Milenial, kaum muda yang identik dengan gadget canggih, media sosial, dan highly educated. Tidak banyak yang menyadari bahwa di Indonesia, milenial tidak seindah yang kita bayangkan.
Menurut penelitian Wittgenstein Center for Demography and Global Human Capital, hanya 14,4 persen generasi milenial di Indonesia yang memiliki pendidikan hingga perguruan tinggi.
Lalu data dari BPS tahun 2019 menunjukkan bahwa rata-rata penghasilan milenial di Indonesia sekitar Rp2 s.d. 2,3 juta. Dari kondisi tersebut, kita bisa berkaca bahwa milenial di Indonesia masih dalam kondisi yang bisa dibilang pas-pasan.
Mungkin hanya sebagian kecil dari kita yang bisa menikmati gaya hidup latte sipping dan tech savvy.
Di sekitar kita, nyatanya banyak milenial yang tidak memiliki privileged untuk mengakses pendidikan yang layak, meningkatkan keterampilan, hingga mendapatkan pekerjaan. Sebagian besar generasi muda ini hidup dengan kondisi "yang penting bisa beli pulsa dan makan".
Industrialisasi
Selama ini milenial selalu menarik perhatian media dengan inovasi yang menarik dan gaya hidup eksentrik. Namun realitanya masih banyak generasi milenial yang harus ekstra keras dalam bekerja.
Berdasarkan data BPS, sekitar 20% milenial merupakan blue collar workers, seperti pekerja (kuli) konstruksi, buruh pabrik, petugas kebersihan. Sedangkan 25% lainnya bekerja di sektor pemasaran dan jasa.

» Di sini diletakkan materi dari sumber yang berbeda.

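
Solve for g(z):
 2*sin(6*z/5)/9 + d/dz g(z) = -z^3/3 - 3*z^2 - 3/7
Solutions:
 g(z) = C1 - z^4/12 - z^3 - 3*z/7 + 5*cos(6*z/5)/27


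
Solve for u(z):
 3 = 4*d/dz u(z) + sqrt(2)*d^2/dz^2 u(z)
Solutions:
 u(z) = C1 + C2*exp(-2*sqrt(2)*z) + 3*z/4


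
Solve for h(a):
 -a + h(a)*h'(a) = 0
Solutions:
 h(a) = -sqrt(C1 + a^2)
 h(a) = sqrt(C1 + a^2)


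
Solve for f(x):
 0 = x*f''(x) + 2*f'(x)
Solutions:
 f(x) = C1 + C2/x


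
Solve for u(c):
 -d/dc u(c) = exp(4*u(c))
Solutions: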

Sebenarnya tidak ada yang salah dengan itu, negara-negara industrialis seperti Korea Selatan, misalnya, sangat menikmati bonus demografi di era 1980-an.
Banyaknya angkatan muda dengan cepat diserap oleh industrialisasi dan penyerapan teknologi. Hasilnya seperti yang kita lihat sekarang, Korea Selatan mampu menjadi salah satu raksasa industri di dunia.
Di Indonesia, sayangnya gelombang milenial ini tidak memiliki iklim industri yang sama. Beberapa ekonom bahkan menyebut Indonesia terancam memasuki premature deindustrialization, dimana dunia industri memasuki titik stagnan sehingga pemuda-pemuda produktif tidak memiliki kesempatan untuk berkembang.
Pemerintah, di sisi lain, sepertinya melihat kondisi ini lalu mati-matian berusaha menggenjot industri dengan proyek-proyek infrastruktur dan menggalang pabrik manufaktur. Ditambah upaya meningkatkan skill milenial melalui program kartu pra-kerja, bahkan hingga mengangkat staf khusus milenial.